QDK/Chemistry: A Modular Toolkit for Quantum Chemistry Applications
Nathan A. Baker, Brian Bilodeau, Chi Chen, Yingrong Chen, Marco Eckhoff, Alexandra Efimovskaya, Piero Gasparotto, Puck van Gerwen, Rushi Gong, Kevin Hoang, Zahra Hooshmand, Andrew J. Jenkins, Conrad S. N. Johnston, Run R. Li, Jiashu Liang, Hongbin Liu, Alexis Mills, Maximilian Mörchen, George Nishibuchi, Chong Sun, Bill Ticehurst, Matthias Troyer, Jan P. Unsleber, Stefan Wernli, David B. Williams-Young, Boqin Zhang
TL;DR
QDK/Chemistry addresses the fragmentation of quantum chemistry workflows by providing a modular toolkit that decouples data from algorithms and supports plugin-based integration with external packages. Its factory-based interfaces and multi-language design enable researchers to swap methods and prototype across classical and quantum stages without rewriting pipelines.
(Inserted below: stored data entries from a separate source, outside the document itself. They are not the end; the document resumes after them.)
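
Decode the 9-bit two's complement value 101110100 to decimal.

MSB is 1, so the value is negative. Find the magnitude:
1. Invert bits:  010001011
2. Add 1:        010001100  = 140
3. Apply sign:   -140

Answer: -140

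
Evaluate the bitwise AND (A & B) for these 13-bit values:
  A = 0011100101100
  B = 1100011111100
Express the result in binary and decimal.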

The framework offers native implementations and plugins for geometry handling, SCF, active-space selection, multi-configuration wavefunctions, qubit mappings, state preparation, and energy estimation, enabling end-to-end workflows from structure to quantum measurement. By fostering reproducible experiments and easy extension, QDK/Chemistry aims to accelerate practical quantum utility in electronic structure problems.
Abstract
We present QDK/Chemistry, a software toolkit for quantum chemistry workflows targeting quantum computers. The toolkit addresses a key challenge in the field: while quantum algorithms for chemistry have matured considerably, the infrastructure connecting classical electronic structure calculations to quantum circuit execution remains fragmented. QDK/Chemistry provides this infrastructure through a modular architecture that separates data representations from computational methods, enabling researchers to compose workflows from interchangeable components. In addition to providing native implementations of targeted algorithms in the quantum-classical pipeline, the toolkit builds upon and integrates with widely used open-source quantum chemistry packages and quantum computing frameworks through a plugin system, allowing users to combine methods from different sources without modifying workflow logic. This paper describes the design philosophy, current capabilities, and role of QDK/Chemistry as a foundation for reproducible quantum chemistry experiments.